The buyer, Nan Hai Corp, an entertainment-to-real estate conglomerate that runs China’s second largest cinema chain Dadi Cinema, also got a boost from the deal with its shares leaping as much as 8 per cent to HK$0.27 in Hong Kong trading.
After the transaction it will now be left with six movie theatres in Hong Kong, 14 in Taiwan and 11 in Singapore.
“Running a cinema in China is a tough job, especially when you are not big enough and the overall movie market suffers a setback,” said Ray Zhao, a media analyst with Guotai Junan Securities.
Golden Harvest said it planned to ramp up its film production business through either co-financing or making an average of two or three “mid-to-large scale” titles every year, possibly based on blockbusters from the glory days of the 1970s.
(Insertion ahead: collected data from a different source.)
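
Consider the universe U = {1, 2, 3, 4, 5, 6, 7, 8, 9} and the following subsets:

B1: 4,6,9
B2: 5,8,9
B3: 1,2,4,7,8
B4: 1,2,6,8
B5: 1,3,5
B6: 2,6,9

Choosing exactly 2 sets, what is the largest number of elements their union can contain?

Choosing B1, B3 covers {1, 2, 4, 6, 7, 8, 9} — 7 elements.
No choice of 2 sets does better; here 3, 5 are left uncovered.

7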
But the last two decades has witnessed a struggling Golden Harvest studio, a similar fate that befell its local rival Shaw Brothers earlier, amid the double whammy of the Asian Financial Crisis and fierce competition from mainland counterparts led by Huayi Brothers Media.
In 2005, Golden Harvest made a foray into the theatrical exhibition market across the border with its first flagship cinema launched in Shenzhen. While growing in scale, its mainland cinema unit started bleeding red over the last three years, dragging the company into a loss of HK$180 million in 2015, according to the company’s filing to the Hong Kong stock exchange.
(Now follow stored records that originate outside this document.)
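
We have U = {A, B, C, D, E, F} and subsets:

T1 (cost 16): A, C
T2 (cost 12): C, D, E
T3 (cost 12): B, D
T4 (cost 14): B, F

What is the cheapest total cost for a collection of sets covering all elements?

T1, T2, T4 cover every element at cost 16 + 12 + 14 = 42.
Any cover uses at least 3 sets; among all covering selections none totals below 42.

42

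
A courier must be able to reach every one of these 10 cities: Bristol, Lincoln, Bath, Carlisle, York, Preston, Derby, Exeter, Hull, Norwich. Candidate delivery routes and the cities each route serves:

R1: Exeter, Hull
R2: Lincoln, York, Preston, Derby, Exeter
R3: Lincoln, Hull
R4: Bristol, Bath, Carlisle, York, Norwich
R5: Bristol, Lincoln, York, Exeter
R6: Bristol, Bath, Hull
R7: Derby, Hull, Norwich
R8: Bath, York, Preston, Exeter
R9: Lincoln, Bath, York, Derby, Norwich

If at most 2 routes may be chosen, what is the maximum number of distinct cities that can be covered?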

Looking forward, it is likely that many of its classic box office hits are poised to come back to life.
“The company’s film library has 135 Chinese and English films and we have identified around 20 films which have the market potential for film remakes,” it said in a filing to the Hong Kong stock exchange.
Golden Harvest shares pared back some of their gains to close at HK$0.78, up 13 per cent, while Nan Hai settled Friday trading up 4.08 per cent at HK$0.255.